You watered. You waited. You remained hopeful. The plant died anyway. This happens in life a lot too. Whether it’s a relationship, a child, a job, etc. sometimes we put in a lot of time and energy only to be disappointed by the outcome. Sometimes it’s not our fault, things weren’t going to work out no matter what we did. Other times there might be something to learn from the experience. In the case of plants, maybe you watered too much, maybe your plant needed fertilizer, or just didn’t like its placement. While you can easily get a new plant and try again, it’s not always so simple with life situations. You might not be able to easily get a new relationship, job, child (fill in the blank), but when you do encounter a similar situation you will be better prepared for it. 

  • Always Ask For Help

Everybody’s got to start somewhere. If you’ve never taken care of plants before, there are a lot of things you just won’t know. The first time I killed a plant (I’ve killed many) it wasn’t even mine. It was my boss’s. At the end of every workday I would pour the leftover water from my cup into the pothos plant next to my desk. I thought I was doing something good by not wasting water, but instead I murdered the plant. It turns out I  over-watered it which caused the roots to rot. I wouldn’t have learned that had my boss not pointed it out, and the look of disappointment on her face would ensure that I never forget it. That was the incident that opened my awareness to the joy of having plants. My boss had a wealth of knowledge when it came to plants, and she was happy to share if it meant I didn’t kill any more of her plants. Even though you can find the answer to just about anything on the internet, you should always reach out to the people you know for help. Most people are more than happy to share their advice and opinions. And who doesn’t want to be the smart one in the room? It’s also a great way to connect with others. By the way, the best plant tip I could ever give you is that underwatering is better than overwatering. 

  • Community Matters

It never occurred to me that plants are social. I bought a beautiful Marantha (Prayer Plant) and it was doing well. It even had some rare flower blooms. I repotted it in the hopes that it would grow larger, but instead it started slowly dying. By the time it had one stem left I was convinced it would die. So I bought another one as a backup. I had to put them all in the same spot due to lack of sunlight in my home. Within a couple of months, the dying plant started growing new leaves! I was surprised when I saw how much they were thriving as a community. But why? Researchers have found that plants do communicate with one another through their roots and fungal networks. They emit chemical signals to warn other plants of danger, ward off predators, and attract pollinating insects. In some cases when certain plants are placed together they can form their own little biome. 

  • Trust the Process

As I mentioned before I’ve killed a lot of plants. As a seasoned plant parent I now make it a point not to trash a plant until it’s completely dry or rotted. I don’t have the heart to dispose of it until I know it’s really dead.
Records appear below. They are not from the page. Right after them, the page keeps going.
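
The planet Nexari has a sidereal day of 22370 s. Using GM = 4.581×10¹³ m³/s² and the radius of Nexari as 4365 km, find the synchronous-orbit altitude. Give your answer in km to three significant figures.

A synchronous orbit has period T, so by Kepler's third law a = (μT²/4π²)^(1/3).
μT²/4π² = 4.581×10¹³ × (2.237×10⁴)² / 39.48 = 5.807×10²⁰ m³.
a = 8.343×10⁶ m = 8342.8 km.
Altitude h = a − R = 8342.8 − 4365 = 3977.8 km.

h_sync ≈ 3980 km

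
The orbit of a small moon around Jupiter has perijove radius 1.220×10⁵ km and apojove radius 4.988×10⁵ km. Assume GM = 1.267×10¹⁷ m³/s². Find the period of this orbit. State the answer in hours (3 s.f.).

T ≈ 26.8 hours

Semi-major axis a = (r_p + r_a)/2 = (1.2200×10⁵ + 4.9880×10⁵)/2 = 3.1040×10⁵ km = 3.104×10⁸ m.
By Kepler's third law T = 2π√(a³/μ) = 2π × 1.536×10⁴ = 9.653×10⁴ s.
= 26.81 hours.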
I’ve also had several plants that appeared to be on their last leg when suddenly they sprouted a new leaf. Turns out, there were good things happening under the soil that I just couldn’t see. Much like everything else in life, you don’t always know what’s happening underneath the surface. If you stay the course and make informed choices, eventually you will get back what you put in. The great thing about a plant almost dying and then rebounding is that your plant has now become more resilient.

On the other hand it’s also important to know when to let go. Once rot sets in, for example, there’s really nothing you can do. It’s hard to accept that you’ve killed a plant but it happens to the best of us. Oftentimes it’s not even the owner’s fault. Sometimes the plant just doesn’t adjust well to the conditions of the new home after being brought home from a store. 

There’s no such thing as a “green thumb.” Anybody can be a plant parent.  It’s an experience of trial and error. You will absolutely kill a few plants no matter what expertise level you are at, but you will also have plants that will give you baby plants. You will learn the subtle form of communication plants have and your home will always be filled with beauty.